Replaces specific numeric values with NA (or tagged NAs) across one or more variables. This is essential for data cleaning workflows where missing value codes (e.g., -9, -8, 99) are stored as regular values and need to be declared as missing after import.

Usage

set_na(data, ..., tag = TRUE, verbose = FALSE)

Arguments

data

A data frame, tibble, or a single vector.

...

Values to set as missing. Can be:

  • Unnamed numeric values: Applied to all numeric columns (e.g., set_na(data, -9, -8))

  • Named pairs: Applied to specific variables (e.g., set_na(data, income = c(-9, -8), age = -1))

tag

If TRUE (default), uses tagged NAs to preserve distinct missing types. The resulting tagged NAs integrate with na_frequencies(), frequency(), and codebook(). If FALSE, replaces with regular NA.

verbose

If TRUE, prints a summary of conversions.

Value

The modified data (invisibly for data frames, visibly for vectors).

Details

Tagged vs. Regular NA

When tag = TRUE (default), each missing value code gets a unique tag character, so you can distinguish between "No answer" (-9) and "Not applicable" (-8) in downstream analysis. This is the same system used by read_spss() with tag.na = TRUE.

When tag = FALSE, all specified values become regular NA and the distinction between different missing types is lost.
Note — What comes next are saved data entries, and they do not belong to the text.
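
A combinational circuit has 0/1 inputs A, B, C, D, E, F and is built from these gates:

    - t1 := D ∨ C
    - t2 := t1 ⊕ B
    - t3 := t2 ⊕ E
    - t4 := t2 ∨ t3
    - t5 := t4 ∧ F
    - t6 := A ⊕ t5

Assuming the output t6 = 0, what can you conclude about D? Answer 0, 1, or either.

either

Both values of D occur among assignments with t6 = 0:
  D=0: A=0, B=0, C=0, D=0, E=0, F=0
  D=1: A=0, B=0, C=0, D=1, E=0, F=0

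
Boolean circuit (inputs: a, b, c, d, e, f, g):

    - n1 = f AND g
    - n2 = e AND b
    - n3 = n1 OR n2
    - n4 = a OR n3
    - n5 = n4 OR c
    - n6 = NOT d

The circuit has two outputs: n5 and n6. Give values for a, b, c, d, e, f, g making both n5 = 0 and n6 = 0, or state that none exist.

Check with a=0, b=1, c=0, d=1, e=0, f=1, g=0:
n1 = f AND g = 1 AND 0 = 0
n2 = e AND b = 0 AND 1 = 0
n3 = n1 OR n2 = 0 OR 0 = 0
n4 = a OR n3 = 0 OR 0 = 0
n5 = n4 OR c = 0 OR 0 = 0
n6 = NOT d = NOT 1 = 0
So n5 = 0 and n6 = 0.

a=0, b=1, c=0, d=1, e=0, f=1, g=0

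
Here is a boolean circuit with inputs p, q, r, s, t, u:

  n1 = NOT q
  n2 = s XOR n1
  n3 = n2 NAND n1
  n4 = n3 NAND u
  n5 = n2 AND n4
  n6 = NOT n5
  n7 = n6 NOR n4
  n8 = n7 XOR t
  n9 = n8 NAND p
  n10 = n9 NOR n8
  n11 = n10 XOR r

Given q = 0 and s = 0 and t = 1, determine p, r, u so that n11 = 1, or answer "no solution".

p=1 r=1 u=1

n11 = n10 XOR r must be 1, so n10 and r differ.
Check with q = 0 and s = 0 and t = 1 and p=1, r=1, u=1:
n1 = NOT q = NOT 0 = 1
n2 = s XOR n1 = 0 XOR 1 = 1
n3 = n2 NAND n1 = 1 NAND 1 = 0
n4 = n3 NAND u = 0 NAND 1 = 1
n5 = n2 AND n4 = 1 AND 1 = 1
n6 = NOT n5 = NOT 1 = 0
n7 = n6 NOR n4 = 0 NOR 1 = 0
n8 = n7 XOR t = 0 XOR 1 = 1
n9 = n8 NAND p = 1 NAND 1 = 0
n10 = n9 NOR n8 = 0 NOR 1 = 0
n11 = n10 XOR r = 0 XOR 1 = 1
So n11 = 1.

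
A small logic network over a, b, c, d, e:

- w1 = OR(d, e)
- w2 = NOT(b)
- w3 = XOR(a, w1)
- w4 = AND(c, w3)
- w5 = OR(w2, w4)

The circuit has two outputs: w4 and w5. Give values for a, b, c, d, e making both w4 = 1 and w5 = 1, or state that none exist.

Check with a=0, b=0, c=1, d=1, e=1:
w1 = OR(d, e) = OR(1, 1) = 1
w2 = NOT(b) = NOT 0 = 1
w3 = XOR(a, w1) = XOR(0, 1) = 1
w4 = AND(c, w3) = AND(1, 1) = 1
w5 = OR(w2, w4) = OR(1, 1) = 1
So w4 = 1 and w5 = 1.

a=0, b=0, c=1, d=1, e=1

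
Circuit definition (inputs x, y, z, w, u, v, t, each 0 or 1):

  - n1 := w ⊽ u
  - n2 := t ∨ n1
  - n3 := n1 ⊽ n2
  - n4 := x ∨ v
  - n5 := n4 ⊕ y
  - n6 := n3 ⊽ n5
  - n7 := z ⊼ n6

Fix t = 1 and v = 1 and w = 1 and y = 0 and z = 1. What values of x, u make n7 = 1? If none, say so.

n7 = z ⊼ n6 must be 1, so at least one of z, n6 is 0.
Check with t = 1 and v = 1 and w = 1 and y = 0 and z = 1 and x=1, u=0:
n1 = w ⊽ u = 1 ⊽ 0 = 0
n2 = t ∨ n1 = 1 ∨ 0 = 1
n3 = n1 ⊽ n2 = 0 ⊽ 1 = 0
n4 = x ∨ v = 1 ∨ 1 = 1
n5 = n4 ⊕ y = 1 ⊕ 0 = 1
n6 = n3 ⊽ n5 = 0 ⊽ 1 = 0
n7 = z ⊼ n6 = 1 ⊼ 0 = 1
So n7 = 1.

x=1, u=0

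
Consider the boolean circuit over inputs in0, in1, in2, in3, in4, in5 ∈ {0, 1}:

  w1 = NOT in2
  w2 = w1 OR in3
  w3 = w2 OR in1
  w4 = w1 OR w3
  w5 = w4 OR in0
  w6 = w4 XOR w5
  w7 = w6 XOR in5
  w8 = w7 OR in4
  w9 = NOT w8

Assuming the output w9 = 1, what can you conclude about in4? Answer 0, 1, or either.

0

w9 = NOT w8 must be 1, so w8 = 0.
w8 = w7 OR in4 must be 0, so both w7 = 0 and in4 = 0.
w7 = w6 XOR in5 must be 0, so w6 and in5 are equal.
Every assignment with w9 = 1 has in4 = 0; there are 16 such assignment(s).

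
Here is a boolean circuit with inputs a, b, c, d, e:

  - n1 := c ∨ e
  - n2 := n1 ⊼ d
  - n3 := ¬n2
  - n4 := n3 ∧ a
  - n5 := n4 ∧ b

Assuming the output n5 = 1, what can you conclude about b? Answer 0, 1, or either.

1

n5 = n4 ∧ b must be 1, so both n4 = 1 and b = 1.
n4 = n3 ∧ a must be 1, so both n3 = 1 and a = 1.
n3 = ¬n2 must be 1, so n2 = 0.
Every assignment with n5 = 1 has b = 1; there are 3 such assignment(s).
  a=1, b=1, c=0, d=1, e=1
  a=1, b=1, c=1, d=1, e=0
  a=1, b=1, c=1, d=1, e=1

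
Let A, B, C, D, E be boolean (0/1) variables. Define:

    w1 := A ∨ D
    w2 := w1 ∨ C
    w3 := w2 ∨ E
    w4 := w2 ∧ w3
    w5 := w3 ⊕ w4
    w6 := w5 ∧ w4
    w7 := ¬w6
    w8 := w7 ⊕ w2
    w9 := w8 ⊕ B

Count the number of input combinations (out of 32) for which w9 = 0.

w9 = w8 ⊕ B must be 0, so w8 and B are equal.
Enumerating the 32 input combinations, 16 give w9 = 0 and 16 give w9 = 1.

16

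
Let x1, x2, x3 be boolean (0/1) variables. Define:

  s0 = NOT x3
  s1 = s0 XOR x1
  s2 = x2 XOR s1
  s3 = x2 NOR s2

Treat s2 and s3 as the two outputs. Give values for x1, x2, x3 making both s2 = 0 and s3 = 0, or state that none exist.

Check with x1=0 x2=1 x3=0:
s0 = NOT x3 = NOT 0 = 1
s1 = s0 XOR x1 = 1 XOR 0 = 1
s2 = x2 XOR s1 = 1 XOR 1 = 0
s3 = x2 NOR s2 = 1 NOR 0 = 0
So s2 = 0 and s3 = 0.

x1=0 x2=1 x3=0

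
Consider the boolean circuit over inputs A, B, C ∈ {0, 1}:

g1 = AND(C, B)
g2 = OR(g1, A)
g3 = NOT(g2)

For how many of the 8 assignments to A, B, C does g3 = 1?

3

g3 = NOT(g2) must be 1, so g2 = 0.
Enumerating the 8 input combinations, 3 give g3 = 1 and 5 give g3 = 0.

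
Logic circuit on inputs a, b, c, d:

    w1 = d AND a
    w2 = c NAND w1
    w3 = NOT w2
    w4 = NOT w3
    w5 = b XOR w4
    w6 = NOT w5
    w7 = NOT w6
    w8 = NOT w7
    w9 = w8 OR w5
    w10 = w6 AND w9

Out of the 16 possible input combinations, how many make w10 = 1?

w10 = w6 AND w9 must be 1, so both w6 = 1 and w9 = 1.
Enumerating the 16 input combinations, 8 give w10 = 1 and 8 give w10 = 0.

8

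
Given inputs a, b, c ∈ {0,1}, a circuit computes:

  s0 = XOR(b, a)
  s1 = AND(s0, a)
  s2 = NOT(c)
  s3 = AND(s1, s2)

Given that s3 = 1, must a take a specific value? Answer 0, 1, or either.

1

s3 = AND(s1, s2) must be 1, so both s1 = 1 and s2 = 1.
Every assignment with s3 = 1 has a = 1; there are 1 such assignment(s).
  a=1, b=0, c=0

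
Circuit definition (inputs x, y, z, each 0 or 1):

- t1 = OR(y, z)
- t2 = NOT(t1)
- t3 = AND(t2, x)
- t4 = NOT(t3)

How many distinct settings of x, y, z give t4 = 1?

t4 = NOT(t3) must be 1, so t3 = 0.
t3 = AND(t2, x) must be 0, so at least one of t2, x is 0.
Enumerating the 8 input combinations, 7 give t4 = 1 and 1 give t4 = 0.

7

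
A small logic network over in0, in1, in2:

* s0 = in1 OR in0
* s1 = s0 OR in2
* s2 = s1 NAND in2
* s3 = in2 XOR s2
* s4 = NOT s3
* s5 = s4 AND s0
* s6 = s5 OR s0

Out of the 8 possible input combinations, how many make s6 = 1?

s6 = s5 OR s0 must be 1, so at least one of s5, s0 is 1.
Satisfying assignments:
  in0=0, in1=1, in2=0
  in0=0, in1=1, in2=1
  in0=1, in1=0, in2=0
  in0=1, in1=0, in2=1
  in0=1, in1=1, in2=0
  in0=1, in1=1, in2=1

6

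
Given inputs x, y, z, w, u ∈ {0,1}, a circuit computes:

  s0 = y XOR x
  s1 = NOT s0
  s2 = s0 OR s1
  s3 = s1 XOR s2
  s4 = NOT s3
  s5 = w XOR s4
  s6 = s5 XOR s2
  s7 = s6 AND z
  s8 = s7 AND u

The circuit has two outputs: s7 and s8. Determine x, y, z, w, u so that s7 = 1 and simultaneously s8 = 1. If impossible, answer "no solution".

x=0, y=0, z=1, w=1, u=1

Check with x=0, y=0, z=1, w=1, u=1:
s0 = y XOR x = 0 XOR 0 = 0
s1 = NOT s0 = NOT 0 = 1
s2 = s0 OR s1 = 0 OR 1 = 1
s3 = s1 XOR s2 = 1 XOR 1 = 0
s4 = NOT s3 = NOT 0 = 1
s5 = w XOR s4 = 1 XOR 1 = 0
s6 = s5 XOR s2 = 0 XOR 1 = 1
s7 = s6 AND z = 1 AND 1 = 1
s8 = s7 AND u = 1 AND 1 = 1
So s7 = 1 and s8 = 1.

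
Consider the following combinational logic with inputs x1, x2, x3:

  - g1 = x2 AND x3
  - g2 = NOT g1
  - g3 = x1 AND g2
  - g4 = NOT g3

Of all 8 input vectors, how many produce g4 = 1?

5

g4 = NOT g3 must be 1, so g3 = 0.
g3 = x1 AND g2 must be 0, so at least one of x1, g2 is 0.
Satisfying assignments:
  x1=0, x2=0, x3=0
  x1=0, x2=0, x3=1
  x1=0, x2=1, x3=0
  x1=0, x2=1, x3=1
  x1=1, x2=1, x3=1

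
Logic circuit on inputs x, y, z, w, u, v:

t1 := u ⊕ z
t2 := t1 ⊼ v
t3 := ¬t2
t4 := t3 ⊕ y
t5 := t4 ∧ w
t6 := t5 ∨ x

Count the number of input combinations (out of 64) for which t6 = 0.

t6 = t5 ∨ x must be 0, so both t5 = 0 and x = 0.
t5 = t4 ∧ w must be 0, so at least one of t4, w is 0.
Enumerating the 64 input combinations, 24 give t6 = 0 and 40 give t6 = 1.

24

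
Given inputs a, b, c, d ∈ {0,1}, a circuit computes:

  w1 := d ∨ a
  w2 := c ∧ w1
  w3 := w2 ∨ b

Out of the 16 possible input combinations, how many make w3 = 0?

w3 = w2 ∨ b must be 0, so both w2 = 0 and b = 0.
w2 = c ∧ w1 must be 0, so at least one of c, w1 is 0.
Satisfying assignments:
  a=0, b=0, c=0, d=0
  a=0, b=0, c=0, d=1
  a=0, b=0, c=1, d=0
  a=1, b=0, c=0, d=0
  a=1, b=0, c=0, d=1

5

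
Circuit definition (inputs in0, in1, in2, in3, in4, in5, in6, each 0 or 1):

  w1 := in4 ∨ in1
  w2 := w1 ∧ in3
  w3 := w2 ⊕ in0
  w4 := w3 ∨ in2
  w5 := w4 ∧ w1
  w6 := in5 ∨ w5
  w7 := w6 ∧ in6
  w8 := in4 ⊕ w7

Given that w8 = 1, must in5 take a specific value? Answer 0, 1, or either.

Both values of in5 occur among assignments with w8 = 1:
  in5=0: in0=0, in1=0, in2=0, in3=0, in4=1, in5=0, in6=0
  in5=1: in0=0, in1=0, in2=0, in3=0, in4=0, in5=1, in6=1

either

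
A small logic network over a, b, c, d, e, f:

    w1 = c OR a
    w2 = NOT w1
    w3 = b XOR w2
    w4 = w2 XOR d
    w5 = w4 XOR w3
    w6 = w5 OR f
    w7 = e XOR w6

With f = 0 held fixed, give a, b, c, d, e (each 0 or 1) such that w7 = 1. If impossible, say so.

w7 = e XOR w6 must be 1, so e and w6 differ.
Check with f = 0 and a=1, b=1, c=1, d=1, e=1:
w1 = c OR a = 1 OR 1 = 1
w2 = NOT w1 = NOT 1 = 0
w3 = b XOR w2 = 1 XOR 0 = 1
w4 = w2 XOR d = 0 XOR 1 = 1
w5 = w4 XOR w3 = 1 XOR 1 = 0
w6 = w5 OR f = 0 OR 0 = 0
w7 = e XOR w6 = 1 XOR 0 = 1
So w7 = 1.

a=1 b=1 c=1 d=1 e=1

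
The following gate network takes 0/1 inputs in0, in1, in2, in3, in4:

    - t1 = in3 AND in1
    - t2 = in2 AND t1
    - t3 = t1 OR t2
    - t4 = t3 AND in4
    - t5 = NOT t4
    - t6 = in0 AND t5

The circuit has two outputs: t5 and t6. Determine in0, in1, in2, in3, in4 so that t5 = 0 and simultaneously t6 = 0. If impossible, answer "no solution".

in0=0, in1=1, in2=1, in3=1, in4=1

Check with in0=0, in1=1, in2=1, in3=1, in4=1:
t1 = in3 AND in1 = 1 AND 1 = 1
t2 = in2 AND t1 = 1 AND 1 = 1
t3 = t1 OR t2 = 1 OR 1 = 1
t4 = t3 AND in4 = 1 AND 1 = 1
t5 = NOT t4 = NOT 1 = 0
t6 = in0 AND t5 = 0 AND 0 = 0
So t5 = 0 and t6 = 0.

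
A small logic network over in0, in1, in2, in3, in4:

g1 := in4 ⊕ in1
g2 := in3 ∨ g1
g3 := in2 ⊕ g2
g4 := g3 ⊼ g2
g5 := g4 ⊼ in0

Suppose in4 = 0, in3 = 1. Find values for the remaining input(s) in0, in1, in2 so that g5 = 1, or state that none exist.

in0=0 in1=1 in2=0

g5 = g4 ⊼ in0 must be 1, so at least one of g4, in0 is 0.
Check with in4 = 0, in3 = 1 and in0=0, in1=1, in2=0:
g1 = in4 ⊕ in1 = 0 ⊕ 1 = 1
g2 = in3 ∨ g1 = 1 ∨ 1 = 1
g3 = in2 ⊕ g2 = 0 ⊕ 1 = 1
g4 = g3 ⊼ g2 = 1 ⊼ 1 = 0
g5 = g4 ⊼ in0 = 0 ⊼ 0 = 1
So g5 = 1.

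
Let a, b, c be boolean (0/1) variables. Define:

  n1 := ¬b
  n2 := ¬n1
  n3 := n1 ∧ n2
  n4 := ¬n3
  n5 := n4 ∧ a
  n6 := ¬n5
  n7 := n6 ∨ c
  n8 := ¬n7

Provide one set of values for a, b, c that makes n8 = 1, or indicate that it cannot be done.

a=1, b=1, c=0

Check with a=1, b=1, c=0:
n1 = ¬b = ¬1 = 0
n2 = ¬n1 = ¬0 = 1
n3 = n1 ∧ n2 = 0 ∧ 1 = 0
n4 = ¬n3 = ¬0 = 1
n5 = n4 ∧ a = 1 ∧ 1 = 1
n6 = ¬n5 = ¬1 = 0
n7 = n6 ∨ c = 0 ∨ 0 = 0
n8 = ¬n7 = ¬0 = 1
So n8 = 1 as required.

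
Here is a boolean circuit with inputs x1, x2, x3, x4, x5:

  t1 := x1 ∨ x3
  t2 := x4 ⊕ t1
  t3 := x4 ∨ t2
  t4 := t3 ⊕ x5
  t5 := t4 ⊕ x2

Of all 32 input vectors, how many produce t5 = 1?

t5 = t4 ⊕ x2 must be 1, so t4 and x2 differ.
Enumerating the 32 input combinations, 16 give t5 = 1 and 16 give t5 = 0.

16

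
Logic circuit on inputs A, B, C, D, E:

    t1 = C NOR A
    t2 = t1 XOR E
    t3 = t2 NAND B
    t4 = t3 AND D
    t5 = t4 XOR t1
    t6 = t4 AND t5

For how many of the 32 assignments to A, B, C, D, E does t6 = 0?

t6 = t4 AND t5 must be 0, so at least one of t4, t5 is 0.
Enumerating the 32 input combinations, 23 give t6 = 0 and 9 give t6 = 1.

23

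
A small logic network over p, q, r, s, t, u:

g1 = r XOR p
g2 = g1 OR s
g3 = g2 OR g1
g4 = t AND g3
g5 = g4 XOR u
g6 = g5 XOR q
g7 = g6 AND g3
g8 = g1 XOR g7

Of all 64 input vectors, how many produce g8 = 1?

g8 = g1 XOR g7 must be 1, so g1 and g7 differ.
Enumerating the 64 input combinations, 24 give g8 = 1 and 40 give g8 = 0.

24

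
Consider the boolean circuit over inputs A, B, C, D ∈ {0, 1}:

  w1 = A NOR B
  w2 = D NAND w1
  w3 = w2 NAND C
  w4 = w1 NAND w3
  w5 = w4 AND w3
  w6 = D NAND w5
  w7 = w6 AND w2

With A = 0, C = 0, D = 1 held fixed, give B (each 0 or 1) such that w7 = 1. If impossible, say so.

no solution exists

With A = 0, C = 0, D = 1 fixed, none of the 2 settings of B give w7 = 1.
For example, with B=0:
w1 = A NOR B = 0 NOR 0 = 1
w2 = D NAND w1 = 1 NAND 1 = 0
w3 = w2 NAND C = 0 NAND 0 = 1
w4 = w1 NAND w3 = 1 NAND 1 = 0
w5 = w4 AND w3 = 0 AND 1 = 0
w6 = D NAND w5 = 1 NAND 0 = 1
w7 = w6 AND w2 = 1 AND 0 = 0
giving w7 = 0 ≠ 1.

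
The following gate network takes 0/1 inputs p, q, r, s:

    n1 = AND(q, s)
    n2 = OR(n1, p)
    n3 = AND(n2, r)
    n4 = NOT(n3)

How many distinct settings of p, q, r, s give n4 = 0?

5

n4 = NOT(n3) must be 0, so n3 = 1.
Satisfying assignments:
  p=0, q=1, r=1, s=1
  p=1, q=0, r=1, s=0
  p=1, q=0, r=1, s=1
  p=1, q=1, r=1, s=0
  p=1, q=1, r=1, s=1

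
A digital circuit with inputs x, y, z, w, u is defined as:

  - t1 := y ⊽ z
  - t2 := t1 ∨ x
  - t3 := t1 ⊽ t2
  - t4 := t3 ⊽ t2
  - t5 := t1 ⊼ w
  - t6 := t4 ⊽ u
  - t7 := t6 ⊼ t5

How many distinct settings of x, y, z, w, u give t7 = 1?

t7 = t6 ⊼ t5 must be 1, so at least one of t6, t5 is 0.
Enumerating the 32 input combinations, 18 give t7 = 1 and 14 give t7 = 0.

18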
Interaction with Existing Labels

If a value being set to missing has an existing value label, that label is preserved as a tagged NA label (when tag = TRUE), making it visible in frequency() and codebook() output.

See also

na_frequencies() for inspecting missing types, strip_tags() for converting tagged NAs to regular NA, untag_na() for recovering original codes

Other labels: copy_labels(), drop_labels(), find_var(), to_character(), to_label(), to_labelled(), to_numeric(), unlabel(), val_labels(), var_label()

Examples

if (FALSE) { # \dontrun{
# Set -9 and -8 as missing across all numeric variables
data <- set_na(survey_data, -9, -8)

# Set missing for specific variables only
data <- set_na(survey_data,
  income = c(-9, -8, -42),
  life_satisfaction = c(-9, -11)
)

# Use regular NA instead of tagged NA
data <- set_na(survey_data, -9, -8, tag = FALSE)

# Check the result
na_frequencies(data$income)
} # }